Over half of older homeowners think property could boost retirement funds
Over half (51%) of homeowners aged 45 and over plan to use their property to boost finances in later life, according to a report from the Equity Release Council.
The equity release trade body said that older homeowners – particularly those aged 45 to 64 – are reassessing the traditional role of property.
They are less likely than their older counterparts to see property as something to leave behind as an inheritance, for example. Instead, they are more likely to think of it as a multi-purpose financial tool that can support their own financial plans (55%), be used as a nest egg to meet unexpected expenses (49%) or help family members (25%).
Homeowners aged 45+ see their home as the most important contributing factor to their financial comfort in later life (68%), and over half (56%) feel they can benefit from its financial value while they still live there.
Later life lending
More than two fifths (44%) of over-45 homeowners feel taking out a mortgage or loan to access property wealth in later life is becoming a more common way to manage money, while 40% see it as a “reality” of ageing.
Only 34% feel they have no need to consider this option either now or in future, including just 30% of those aged 45-64.
David Burrowes, chairman of the Equity Release Council said: “The UK’s ageing population and changing retirement landscape means people are increasingly thinking of property as a multi-purpose financial asset – particularly those aged 45 to 64, the retirees of tomorrow. Property is often a person’s single largest asset and makes a significant contribution to homeowners’ personal finances as well as providing a place to live.

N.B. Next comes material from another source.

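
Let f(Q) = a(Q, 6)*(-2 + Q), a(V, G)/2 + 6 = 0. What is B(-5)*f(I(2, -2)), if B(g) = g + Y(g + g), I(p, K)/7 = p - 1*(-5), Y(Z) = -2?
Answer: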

“Changing attitudes to property are significant given the financial challenges facing our ageing population as they seek to live longer, healthier lives. Many people have made inadequate provision for their retirement and care needs, while others have younger family to support. Consequently, bricks and mortar have become a vital piece of the retirement funding jigsaw, to benefit people during their lifetime as well as their families.
Will Hale, CEO of equity release adviser, Key, added: “For over-65s today, wealth is intrinsically linked to bricks and mortar with 40p in every pound that they own tied up in property. Historically, people have seen their house as a home and potentially as an inheritance to pass on to the next generation but this report clearly highlights that not only is that perception changing but that it has to change.
“With pension savings failing to keep up with the increase in longevity, the vast majority of people will need to carefully consider how they maximise all their assets in retirement. Whether they conclude they want to use property as a nest egg, a source of income or to provide a helping hand to the younger generation, ignoring 40% of their net worth just doesn’t make sense.”